On the whole, Fields has unquestionably been one of the NFL’s worst quarterbacks, statistically, this season. But after a few early rough patches, punctuated by a beatdown in Tampa Bay, it certainly looks as if Fields has begun to turn a corner following performances against San Francisco and Pittsburgh. He’s started to resemble the quarterback the Bears traded up to select last May, someone they could build around.
Unfortunately for Nagy, his:
A. Insistence on holding Fields off as a full-time starter until Week 4. and B. His offensive scheme that leaves a lot of easy plays off the field means he very likely won’t be able to enjoy the fruits of his labor long-term.

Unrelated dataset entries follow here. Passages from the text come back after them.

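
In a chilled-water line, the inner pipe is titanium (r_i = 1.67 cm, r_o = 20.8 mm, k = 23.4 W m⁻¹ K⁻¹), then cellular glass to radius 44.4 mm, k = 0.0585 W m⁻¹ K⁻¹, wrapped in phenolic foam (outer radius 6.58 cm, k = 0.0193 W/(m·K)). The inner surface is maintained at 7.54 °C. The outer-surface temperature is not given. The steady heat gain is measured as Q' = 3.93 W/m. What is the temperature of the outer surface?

Sum the resistances:
  R'_titanium = ln(0.0208/0.0167)/(2πk) = 0.2195/(2π·23.4) = 0.001493 m·K/W
  R'_cellular glass = ln(0.0444/0.0208)/(2πk) = 0.7583/(2π·0.0585) = 2.063 m·K/W
  R'_phenolic foam = ln(0.0658/0.0444)/(2πk) = 0.3934/(2π·0.0193) = 3.244 m·K/W
ΣR = 5.308 m·K/W
ΔT = Q'·ΣR = 3.93 × 5.308 = 20.86 K
Heat flows inward, so T_out = T_in + ΔT = 7.54 + 20.86 = 28.4 °C

T_out = 28.4 °C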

If Fields does begin to blossom more as the weather turns cold, I think it would be safe to say that no one above Nagy in the Bears’ hierarchy would give much credit for that performance. Despite making the public rounds on every talk show he could find in the spring to sing Fields’ praises, he later distanced himself too much from Fields for anyone to believe this is or can be a productive quarterback-head coach relationship.
We’ll never know what was going through Nagy’s mind in the late summer. But if he earnestly loved Fields as a player and still seriously thought he could make him go through with an entire redshirt season because of Andy Dalton, with this roster, with what he needed to accomplish as a coach in his fourth year, then his judgment isn’t sound. He’s not fit to coach the player that Fields can become or coach the Bears into a serious contender.
Fields playing well in most of the Bears’ remaining games is not enough to keep Nagy in a Bears headset.
Scenario 3: The Bears lose all steam and extend their four-game losing streak into or close to double digits by mid-December. Fields maintains a sense of competence here and then but is utterly overwhelmed.
Nagy retention: Unlikely
You’ve heard the oft-smug if biting refrain: The Bears have never fired a coach while there were meaningful games (tickets to be sold) still to be played. In over 100 years of existence, despite all of the unimpressive football minds that have stalked the Soldier Field sideline, they have never been let go until the regular season was definitively over.
Matt Nagy will not be the person to make infamous history, to break the mold of the Bears’ unearned politeness streak. Given their consistent ineptitude and desperation, I posit that Bears ownership views his 31 wins in 3.5 seasons as something of a modern Golden Era. No one in that mindset would ever fire a Golden Era coach prematurely.
The Bears would have to be an absolute disaster throughout the second half of the 2021 season for Nagy to be fired with games still on the docket. Wait, let me walk that back. They would have to be even more of a disaster for Nagy to be fired with games still on the docket.
If this is an outcome that you’d like to see especially, I will caution that the arguable worst Bears team of the modern era, the 2014 Bears, were a complete embarrassment on and off the field. They were humiliated week in and out and rife with internal controversy. A defensive tackle made death threats to active team employees and teammates! Marc Trestman was still not fired until Black Monday.
A few years later, the 2017 Bears won a mere five games for a more contemporary example. They were as listless, uninvested, and uninterested as their Football Guy coach, John Fox. Fox was, still, not dismissed until Black Monday.
The performance or internal controversy, in other words, has never been enough for the Bears to begin their search for a new head coach early. Nagy does have one interesting wrinkle that could go against him: Teetering offensive performances that start to border on long-term harm for Fields. This outcome didn’t happen with Fox and Mitchell Trubisky. If it happens with Fields, if there are more Cleveland or Tampa Bay outings where Fields is thrown to the pass rusher’s den because of a coach out of his wits, then I could see Nagy getting the pink slip around Christmas.
The Bears don’t have many things going for them right now, but Fields is their talisman. They are all-in on the player he could become and the heights he can help them climb. Nagy only survives to the end of the year with 100 percent certainty if the talisman doesn’t take too many scratches that leave an impression.